A function's domain is a critical concept in mathematics. It identifies all possible input values, commonly referred to as \(x\)-values, that will provide valid output results.
Understanding the domain helps us avoid calculations that do not make sense, especially with logarithmic functions.

For logarithmic functions like \(f(x) = \log_{b}(g(x))\), it is crucial to only consider values of \(x\) where the argument \(g(x)\) is positive. This is due to the properties of logarithms, which are only defined for positive arguments.

• Logarithm bases need to be positive and not equal to one.
• The argument \(g(x)\) in a logarithmic function must be greater than zero.

In the example of \(f(x) = \log_{5}(x+6)\), we start by focusing on what \(x\) values make the argument \(x+6\) positive, ensuring the function is properly defined. Therefore, finding the domain involves setting \(x + 6 > 0\). This condition tells us about the boundary of \(x\) values that are permissible.
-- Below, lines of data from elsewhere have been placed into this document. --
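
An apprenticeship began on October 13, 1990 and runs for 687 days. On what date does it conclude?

August 30, 1992

Counting forward 687 days from October 13, 1990.
October has 31 days, so 31 − 13 = 18 days remain after October 13, 1990; 687 − 18 = 669 left.
November 1990 has 30 days: 669 − 30 = 639 left.
December 1990 has 31 days: 639 − 31 = 608 left.
January 1991 has 31 days: 608 − 31 = 577 left.
February 1991 has 28 days (1991 is not a leap year): 577 − 28 = 549 left.
March 1991 has 31 days: 549 − 31 = 518 left.
April 1991 has 30 days: 518 − 30 = 488 left.
May 1991 has 31 days: 488 − 31 = 457 left.
June 1991 has 30 days: 457 − 30 = 427 left.
July 1991 has 31 days: 427 − 31 = 396 left.
August 1991 has 31 days: 396 − 31 = 365 left.
September 1991 has 30 days: 365 − 30 = 335 left.
October 1991 has 31 days: 335 − 31 = 304 left.
November 1991 has 30 days: 304 − 30 = 274 left.
December 1991 has 31 days: 274 − 31 = 243 left.
January 1992 has 31 days: 243 − 31 = 212 left.
February 1992 has 29 days (1992 is a leap year): 212 − 29 = 183 left.
March 1992 has 31 days: 183 − 31 = 152 left.
April 1992 has 30 days: 152 − 30 = 122 left.
May 1992 has 31 days: 122 − 31 = 91 left.
June 1992 has 30 days: 91 − 30 = 61 left.
July 1992 has 31 days: 61 − 31 = 30 left.
30 days into August 1992 → August 30, 1992.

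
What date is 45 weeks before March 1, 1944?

April 21, 1943

Subtracting 45 weeks = 315 days from March 1, 1944.
Going back 1 day from March 1, 1944 reaches the end of the previous month; 315 − 1 = 314 left.
February 1944 has 29 days (1944 is a leap year): 314 − 29 = 285 left.
January 1944 has 31 days: 285 − 31 = 254 left.
December 1943 has 31 days: 254 − 31 = 223 left.
November 1943 has 30 days: 223 − 30 = 193 left.
October 1943 has 31 days: 193 − 31 = 162 left.
September 1943 has 30 days: 162 − 30 = 132 left.
August 1943 has 31 days: 132 − 31 = 101 left.
July 1943 has 31 days: 101 − 31 = 70 left.
June 1943 has 30 days: 70 − 30 = 40 left.
May 1943 has 31 days: 40 − 31 = 9 left.
April 1943 has 30 days; 30 − 9 = 21 → April 21, 1943.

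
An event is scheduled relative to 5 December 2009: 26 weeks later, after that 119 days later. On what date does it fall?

October 2, 2010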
Inequalities are expressions involving the "less than" or "greater than" symbols. They help in understanding relationships between different values.
For logarithmic functions, setting up inequalities ensures the argument of the function remains positive.

Let's consider the inequality \(x + 6 > 0\):

• The inequality symbol \(>\) denotes that \(x+6\) must be greater than zero, ensuring a positive argument.
• Inequalities have different rules from equations, especially when multiplying or dividing by negative numbers.

It's essential to always maintain the correct order, as flipping the inequality symbol incorrectly during calculations is a common mistake.
This is especially true in problems involving functions where the domain constraint naturally leads to inequalities.

Solving inequalities is an important skill necessary to determine the domain of many functions. To solve an inequality like \(x + 6 > 0\), follow these simple steps:

First, isolate \(x\) by performing operations that maintain the inequality's balance:

• Subtract 6 from both sides of the inequality: \(x + 6 - 6 > 0 - 6\).

This simplifies to \(x > -6\), indicating that \(x\) must be greater than -6 to satisfy the inequality.

• Check your result to ensure the solution makes logical sense. Substitute values greater than \(-6\) back into the original expression \(x+6\).
• Any value greater than \(-6\) ensures a positive argument, validating the domain requirement for the logarithm.

By understanding these steps, you can solve inequalities effectively and determine valid input ranges for logarithmic functions.